CeRNA pairs were used to construct a circRNA-mRNA co-expression network. Then, a circRNA-miRNA-mRNA ceRNA network was constructed based on the ceRNA pairs that shared miRNAs. Genes with high degrees of connectivity tended to be at the center of the ceRNA network, so we calculated the degrees of connectivity for nodes in the ceRNA network. Cytoscape was used to visualize the ceRNA network. Larger nodes were used to represent genes with higher degrees of connectivity.
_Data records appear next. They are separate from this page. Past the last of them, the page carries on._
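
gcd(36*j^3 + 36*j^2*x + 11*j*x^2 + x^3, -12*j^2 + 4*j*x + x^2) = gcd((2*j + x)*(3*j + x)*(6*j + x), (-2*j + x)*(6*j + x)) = 6*j + x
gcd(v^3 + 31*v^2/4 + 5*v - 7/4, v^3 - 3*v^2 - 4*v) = v + 1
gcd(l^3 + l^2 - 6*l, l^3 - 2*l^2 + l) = l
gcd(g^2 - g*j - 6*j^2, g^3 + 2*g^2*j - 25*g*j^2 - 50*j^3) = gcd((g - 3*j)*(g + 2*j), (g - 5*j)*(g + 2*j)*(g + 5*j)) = g + 2*j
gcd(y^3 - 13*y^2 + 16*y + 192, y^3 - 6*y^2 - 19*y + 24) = y^2 - 5*y - 24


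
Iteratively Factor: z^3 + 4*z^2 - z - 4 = (z + 4)*(z^2 - 1) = (z - 1)*(z + 4)*(z + 1)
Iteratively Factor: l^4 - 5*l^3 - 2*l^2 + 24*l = (l - 3)*(l^3 - 2*l^2 - 8*l) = (l - 3)*(l + 2)*(l^2 - 4*l) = l*(l - 3)*(l + 2)*(l - 4)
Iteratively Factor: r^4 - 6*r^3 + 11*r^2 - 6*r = (r - 3)*(r^3 - 3*r^2 + 2*r) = (r - 3)*(r - 1)*(r^2 - 2*r) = (r - 3)*(r - 2)*(r - 1)*(r)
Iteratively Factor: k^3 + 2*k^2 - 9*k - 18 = (k - 3)*(k^2 + 5*k + 6) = (k - 3)*(k + 3)*(k + 2)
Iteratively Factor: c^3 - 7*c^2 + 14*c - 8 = (c - 4)*(c^2 - 3*c + 2) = (c - 4)*(c - 1)*(c - 2)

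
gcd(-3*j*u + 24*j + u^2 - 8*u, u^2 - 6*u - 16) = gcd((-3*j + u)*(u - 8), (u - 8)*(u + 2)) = u - 8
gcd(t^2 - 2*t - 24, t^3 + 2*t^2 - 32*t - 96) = t^2 - 2*t - 24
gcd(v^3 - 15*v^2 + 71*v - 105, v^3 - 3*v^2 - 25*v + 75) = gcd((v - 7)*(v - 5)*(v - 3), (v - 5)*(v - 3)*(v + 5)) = v^2 - 8*v + 15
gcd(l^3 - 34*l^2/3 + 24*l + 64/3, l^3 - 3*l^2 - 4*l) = l - 4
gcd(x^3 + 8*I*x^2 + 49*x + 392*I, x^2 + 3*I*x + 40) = x + 8*I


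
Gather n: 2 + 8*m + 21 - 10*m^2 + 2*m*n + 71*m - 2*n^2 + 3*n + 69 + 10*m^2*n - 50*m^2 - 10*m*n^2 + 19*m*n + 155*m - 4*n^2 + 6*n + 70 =-60*m^2 + 234*m + n^2*(-10*m - 6) + n*(10*m^2 + 21*m + 9) + 162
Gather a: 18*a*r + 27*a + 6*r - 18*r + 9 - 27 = a*(18*r + 27) - 12*r - 18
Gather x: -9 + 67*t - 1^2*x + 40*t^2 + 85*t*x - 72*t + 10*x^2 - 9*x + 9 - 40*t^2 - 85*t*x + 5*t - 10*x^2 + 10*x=0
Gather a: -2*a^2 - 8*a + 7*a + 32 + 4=-2*a^2 - a + 36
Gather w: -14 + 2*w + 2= 2*w - 12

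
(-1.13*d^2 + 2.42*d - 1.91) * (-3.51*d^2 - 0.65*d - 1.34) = 3.9663*d^4 - 7.7597*d^3 + 6.6453*d^2 - 2.0013*d + 2.5594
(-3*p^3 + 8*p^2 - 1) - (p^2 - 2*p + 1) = -3*p^3 + 7*p^2 + 2*p - 2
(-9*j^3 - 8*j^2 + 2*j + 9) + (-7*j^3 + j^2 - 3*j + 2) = -16*j^3 - 7*j^2 - j + 11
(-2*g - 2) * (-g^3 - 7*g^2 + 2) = 2*g^4 + 16*g^3 + 14*g^2 - 4*g - 4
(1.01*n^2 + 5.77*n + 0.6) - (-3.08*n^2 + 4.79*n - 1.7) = 4.09*n^2 + 0.98*n + 2.3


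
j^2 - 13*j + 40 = (j - 8)*(j - 5)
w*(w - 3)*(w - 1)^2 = w^4 - 5*w^3 + 7*w^2 - 3*w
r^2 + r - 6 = (r - 2)*(r + 3)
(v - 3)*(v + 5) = v^2 + 2*v - 15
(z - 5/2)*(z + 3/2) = z^2 - z - 15/4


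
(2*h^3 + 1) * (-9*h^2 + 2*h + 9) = -18*h^5 + 4*h^4 + 18*h^3 - 9*h^2 + 2*h + 9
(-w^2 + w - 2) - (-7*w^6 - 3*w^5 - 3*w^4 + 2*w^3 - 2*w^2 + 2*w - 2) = 7*w^6 + 3*w^5 + 3*w^4 - 2*w^3 + w^2 - w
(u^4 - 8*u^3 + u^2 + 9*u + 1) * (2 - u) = -u^5 + 10*u^4 - 17*u^3 - 7*u^2 + 17*u + 2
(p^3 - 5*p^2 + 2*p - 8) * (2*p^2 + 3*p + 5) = 2*p^5 - 7*p^4 - 6*p^3 - 35*p^2 - 14*p - 40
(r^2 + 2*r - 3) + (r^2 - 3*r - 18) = 2*r^2 - r - 21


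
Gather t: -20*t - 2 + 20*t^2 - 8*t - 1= 20*t^2 - 28*t - 3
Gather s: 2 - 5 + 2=-1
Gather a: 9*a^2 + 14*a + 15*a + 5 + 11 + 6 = 9*a^2 + 29*a + 22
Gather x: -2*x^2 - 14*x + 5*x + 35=-2*x^2 - 9*x + 35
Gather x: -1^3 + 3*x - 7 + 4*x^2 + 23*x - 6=4*x^2 + 26*x - 14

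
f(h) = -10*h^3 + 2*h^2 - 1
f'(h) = -30*h^2 + 4*h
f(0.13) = -0.99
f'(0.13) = 0.01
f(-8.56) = 6417.77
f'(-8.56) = -2232.45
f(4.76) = -1034.19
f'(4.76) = -660.69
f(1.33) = -20.99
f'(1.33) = -47.75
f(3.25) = -323.16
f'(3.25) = -303.88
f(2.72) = -187.44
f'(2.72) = -211.07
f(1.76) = -49.32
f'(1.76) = -85.89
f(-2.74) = 219.72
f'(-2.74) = -236.19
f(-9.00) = 7451.00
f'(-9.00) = -2466.00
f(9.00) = -7129.00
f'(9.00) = -2394.00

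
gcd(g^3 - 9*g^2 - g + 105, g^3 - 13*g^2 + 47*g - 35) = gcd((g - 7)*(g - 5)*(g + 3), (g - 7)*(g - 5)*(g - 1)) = g^2 - 12*g + 35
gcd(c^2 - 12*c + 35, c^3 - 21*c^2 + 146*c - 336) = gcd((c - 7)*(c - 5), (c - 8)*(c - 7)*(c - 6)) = c - 7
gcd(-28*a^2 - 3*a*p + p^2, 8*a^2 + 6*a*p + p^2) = 4*a + p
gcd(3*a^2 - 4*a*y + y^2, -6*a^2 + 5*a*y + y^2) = -a + y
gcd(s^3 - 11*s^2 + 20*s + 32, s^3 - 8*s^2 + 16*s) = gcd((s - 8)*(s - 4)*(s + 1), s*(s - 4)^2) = s - 4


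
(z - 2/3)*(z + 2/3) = z^2 - 4/9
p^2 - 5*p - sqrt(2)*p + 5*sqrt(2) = (p - 5)*(p - sqrt(2))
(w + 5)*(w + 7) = w^2 + 12*w + 35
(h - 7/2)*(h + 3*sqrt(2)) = h^2 - 7*h/2 + 3*sqrt(2)*h - 21*sqrt(2)/2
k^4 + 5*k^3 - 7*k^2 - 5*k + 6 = (k - 1)^2*(k + 1)*(k + 6)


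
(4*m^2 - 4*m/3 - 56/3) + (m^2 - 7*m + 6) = 5*m^2 - 25*m/3 - 38/3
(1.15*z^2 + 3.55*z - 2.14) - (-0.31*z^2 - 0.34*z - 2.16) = 1.46*z^2 + 3.89*z + 0.02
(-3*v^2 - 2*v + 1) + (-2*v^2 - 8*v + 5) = -5*v^2 - 10*v + 6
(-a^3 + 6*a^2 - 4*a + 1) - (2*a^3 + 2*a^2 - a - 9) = -3*a^3 + 4*a^2 - 3*a + 10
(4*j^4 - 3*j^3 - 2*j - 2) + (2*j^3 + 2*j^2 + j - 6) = 4*j^4 - j^3 + 2*j^2 - j - 8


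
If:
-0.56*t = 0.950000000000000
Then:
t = -1.70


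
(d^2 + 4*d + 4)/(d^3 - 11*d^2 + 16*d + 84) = (d + 2)/(d^2 - 13*d + 42)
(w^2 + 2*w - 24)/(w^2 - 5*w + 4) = (w + 6)/(w - 1)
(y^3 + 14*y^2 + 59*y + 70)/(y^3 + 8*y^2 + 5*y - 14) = (y + 5)/(y - 1)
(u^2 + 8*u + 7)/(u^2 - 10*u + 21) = (u^2 + 8*u + 7)/(u^2 - 10*u + 21)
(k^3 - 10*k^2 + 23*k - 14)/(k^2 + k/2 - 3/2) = 2*(k^2 - 9*k + 14)/(2*k + 3)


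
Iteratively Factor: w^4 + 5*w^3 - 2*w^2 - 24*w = (w + 4)*(w^3 + w^2 - 6*w) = (w + 3)*(w + 4)*(w^2 - 2*w) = w*(w + 3)*(w + 4)*(w - 2)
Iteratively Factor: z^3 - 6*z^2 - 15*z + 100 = (z + 4)*(z^2 - 10*z + 25) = (z - 5)*(z + 4)*(z - 5)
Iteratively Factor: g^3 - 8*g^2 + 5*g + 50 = (g - 5)*(g^2 - 3*g - 10) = (g - 5)^2*(g + 2)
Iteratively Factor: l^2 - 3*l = (l - 3)*(l)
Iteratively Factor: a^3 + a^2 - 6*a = (a + 3)*(a^2 - 2*a) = a*(a + 3)*(a - 2)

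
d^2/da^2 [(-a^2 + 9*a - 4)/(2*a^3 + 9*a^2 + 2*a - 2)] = 2*(-4*a^6 + 108*a^5 + 402*a^4 + 107*a^3 - 858*a^2 + 222*a - 56)/(8*a^9 + 108*a^8 + 510*a^7 + 921*a^6 + 294*a^5 - 426*a^4 - 184*a^3 + 84*a^2 + 24*a - 8)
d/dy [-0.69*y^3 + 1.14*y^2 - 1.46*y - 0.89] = -2.07*y^2 + 2.28*y - 1.46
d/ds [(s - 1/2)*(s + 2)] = 2*s + 3/2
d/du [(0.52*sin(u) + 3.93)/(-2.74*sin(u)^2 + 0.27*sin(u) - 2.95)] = (1.4248*sin(u)^2 + 21.5364*sin(u) - 2.5951)*cos(u)/(7.5076*sin(u)^4 - 1.4796*sin(u)^3 + 16.2389*sin(u)^2 - 1.593*sin(u) + 8.7025)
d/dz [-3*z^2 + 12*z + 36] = 12 - 6*z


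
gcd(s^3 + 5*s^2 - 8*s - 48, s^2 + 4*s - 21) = s - 3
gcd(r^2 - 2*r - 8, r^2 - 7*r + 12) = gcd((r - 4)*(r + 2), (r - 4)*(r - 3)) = r - 4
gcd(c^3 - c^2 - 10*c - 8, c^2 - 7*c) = 1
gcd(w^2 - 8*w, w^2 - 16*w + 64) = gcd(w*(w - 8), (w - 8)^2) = w - 8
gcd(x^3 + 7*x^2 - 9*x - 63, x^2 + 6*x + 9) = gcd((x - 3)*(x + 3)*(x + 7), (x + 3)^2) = x + 3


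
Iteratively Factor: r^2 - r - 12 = (r + 3)*(r - 4)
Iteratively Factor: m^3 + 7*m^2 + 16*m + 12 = (m + 2)*(m^2 + 5*m + 6) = (m + 2)*(m + 3)*(m + 2)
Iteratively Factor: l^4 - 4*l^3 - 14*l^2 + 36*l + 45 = (l + 1)*(l^3 - 5*l^2 - 9*l + 45) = (l - 5)*(l + 1)*(l^2 - 9) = (l - 5)*(l + 1)*(l + 3)*(l - 3)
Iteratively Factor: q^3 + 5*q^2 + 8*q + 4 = (q + 2)*(q^2 + 3*q + 2) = (q + 1)*(q + 2)*(q + 2)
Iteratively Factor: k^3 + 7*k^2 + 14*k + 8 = (k + 1)*(k^2 + 6*k + 8) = (k + 1)*(k + 2)*(k + 4)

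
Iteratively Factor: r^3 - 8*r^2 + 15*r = (r - 3)*(r^2 - 5*r) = r*(r - 3)*(r - 5)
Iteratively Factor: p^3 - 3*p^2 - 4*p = (p)*(p^2 - 3*p - 4) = p*(p + 1)*(p - 4)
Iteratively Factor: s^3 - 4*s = (s - 2)*(s^2 + 2*s) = (s - 2)*(s + 2)*(s)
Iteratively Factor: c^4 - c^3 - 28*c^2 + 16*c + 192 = (c + 4)*(c^3 - 5*c^2 - 8*c + 48) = (c - 4)*(c + 4)*(c^2 - c - 12) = (c - 4)^2*(c + 4)*(c + 3)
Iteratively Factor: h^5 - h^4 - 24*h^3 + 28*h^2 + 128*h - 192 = (h - 2)*(h^4 + h^3 - 22*h^2 - 16*h + 96) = (h - 2)*(h + 4)*(h^3 - 3*h^2 - 10*h + 24) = (h - 4)*(h - 2)*(h + 4)*(h^2 + h - 6) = (h - 4)*(h - 2)*(h + 3)*(h + 4)*(h - 2)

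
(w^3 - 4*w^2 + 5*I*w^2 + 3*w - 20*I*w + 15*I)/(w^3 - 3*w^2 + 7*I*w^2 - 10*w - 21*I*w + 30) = (w - 1)/(w + 2*I)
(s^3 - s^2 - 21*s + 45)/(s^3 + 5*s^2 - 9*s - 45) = (s - 3)/(s + 3)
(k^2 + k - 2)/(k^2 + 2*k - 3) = (k + 2)/(k + 3)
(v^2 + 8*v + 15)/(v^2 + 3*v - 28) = (v^2 + 8*v + 15)/(v^2 + 3*v - 28)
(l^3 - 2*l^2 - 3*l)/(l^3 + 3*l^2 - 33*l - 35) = l*(l - 3)/(l^2 + 2*l - 35)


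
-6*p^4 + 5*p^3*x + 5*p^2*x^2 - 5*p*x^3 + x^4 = (-3*p + x)*(-2*p + x)*(-p + x)*(p + x)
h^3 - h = h*(h - 1)*(h + 1)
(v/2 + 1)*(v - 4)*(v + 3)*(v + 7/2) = v^4/2 + 9*v^3/4 - 21*v^2/4 - 73*v/2 - 42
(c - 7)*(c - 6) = c^2 - 13*c + 42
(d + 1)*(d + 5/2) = d^2 + 7*d/2 + 5/2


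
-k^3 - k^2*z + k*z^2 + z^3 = (-k + z)*(k + z)^2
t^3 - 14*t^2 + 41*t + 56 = (t - 8)*(t - 7)*(t + 1)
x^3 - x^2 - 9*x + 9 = (x - 3)*(x - 1)*(x + 3)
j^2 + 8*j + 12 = (j + 2)*(j + 6)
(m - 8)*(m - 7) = m^2 - 15*m + 56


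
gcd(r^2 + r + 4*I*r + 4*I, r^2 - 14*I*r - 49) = 1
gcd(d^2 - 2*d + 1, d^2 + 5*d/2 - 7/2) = d - 1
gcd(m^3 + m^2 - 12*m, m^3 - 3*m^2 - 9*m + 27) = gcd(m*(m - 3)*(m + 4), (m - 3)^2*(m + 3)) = m - 3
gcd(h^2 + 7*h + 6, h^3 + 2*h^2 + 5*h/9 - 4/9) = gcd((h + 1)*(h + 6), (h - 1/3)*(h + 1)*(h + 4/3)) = h + 1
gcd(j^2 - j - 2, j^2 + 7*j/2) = 1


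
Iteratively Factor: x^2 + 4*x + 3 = (x + 3)*(x + 1)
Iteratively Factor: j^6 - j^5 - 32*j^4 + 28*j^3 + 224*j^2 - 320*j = (j - 5)*(j^5 + 4*j^4 - 12*j^3 - 32*j^2 + 64*j) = j*(j - 5)*(j^4 + 4*j^3 - 12*j^2 - 32*j + 64) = j*(j - 5)*(j - 2)*(j^3 + 6*j^2 - 32) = j*(j - 5)*(j - 2)*(j + 4)*(j^2 + 2*j - 8) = j*(j - 5)*(j - 2)^2*(j + 4)*(j + 4)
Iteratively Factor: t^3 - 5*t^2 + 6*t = (t)*(t^2 - 5*t + 6) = t*(t - 2)*(t - 3)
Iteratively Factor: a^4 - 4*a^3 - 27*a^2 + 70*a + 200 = (a - 5)*(a^3 + a^2 - 22*a - 40) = (a - 5)*(a + 2)*(a^2 - a - 20) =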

Topological analysis and construction of the hub ceRNA sub-network

A topological analysis of circRNAs in the ceRNA network was conducted to identify the hub nodes of endometriosis. Topological parameters (the ceRNA score, ceRNA P-value, degree, and closeness) were calculated using the Cytoscape plug-in CentiScaPe. The top-ranking circRNAs for these four topological parameters were compared, and those that overlapped were used to construct a hub ceRNA sub-network. A Venn diagram was used to identify genes that overlapped between the hub ceRNA sub-network and the list of genes with higher degrees of connectivity. Cytoscape was used to visualize the sub-network. Larger nodes were used to represent overlapping hub genes.

Reverse transcription and polymerase chain reaction (RT-PCR) analysis

To validate the RNA sequencing data, we performed RT-PCR on stromal cell exosomes from the EC (n=10), EU (n=10), and Ctrl (n=10) groups. A miRNA/HiFiScript cDNA Synthesis Kit (CWBio Co. Ltd., Beijing, China) was used to reverse-transcribe total RNA into first-strand cDNA. Ultra SYBR Mixture (Low ROX) (CWBio Co. Ltd.) was used to amplify the cDNA samples. The primers are listed in Supplementary Table 4. U6 was used as an internal control for miRNAs, while β-actin was used as an internal control for circRNAs and mRNAs [49]. The primers were designed using primer5. Candidate circRNAs were characterized by RT-PCR using the outward-facing primers annealing at the distal ends of the circRNAs [50, 51]. The sequence specificity was verified through BLAST searches. The mean Ct value of all the technical replicates for each sample was assessed, and relative RNA expression was calculated using the 2^-ΔΔCt method.

Luciferase reporter assay

Reporter plasmids expressing wild-type (WT) and mutant (MUT) sequences for the 3′ untranslated regions (3′UTRs) of circ_0026129 (pHG-MirTarget-circ_0026129-3′UTR-WT and pHG-MirTarget-circ_0026129-3′UTR-MUT, respectively) and ATP6V1A (pHG-MirTarget-ATP6V1A-3′UTR-WT and pHG-MirTarget-ATP6V1A-3′UTR-MUT, respectively) were obtained from HonorGene Biotechnology, along with miRNA-15a-5p mimics and negative control (miRNA-15a-5p-NC) plasmids. To confirm that miRNA-15a-5p could bind directly to the 3′UTRs of circ_0026129 and ATP6V1A, we co-transfected 293A cells with the pHG-MirTarget-circ_0026129-3′UTR-WT, pHG-MirTarget-circ_0026129-3′UTR-MUT, pHG-MirTarget-ATP6V1A-3′UTR-WT or pHG-MirTarget-ATP6V1A-3′UTR-MUT reporter plasmids and either miRNA-15a-5p mimics or miRNA-15a-5p-NC. Twenty-four hours after transfection, luciferase activity was measured on a Dual-Luciferase Reporter Assay System (Promega, Madison, WI, USA). The ratio of luciferase activity was calculated for each sample, in accordance with the manufacturer’s instructions.

Statistical analysis

The data presented in our study are representative of three independent experiments. The results were analyzed using one-way analysis of variance with Fisher’s least significant difference post hoc test in SPSS version 23 (SPSS Inc., Chicago, IL, USA). Data are presented as the mean ± standard deviation. P-values < 0.05 were considered statistically significant.

Data availability

The data that support the findings of this study are available from the corresponding author upon reasonable request.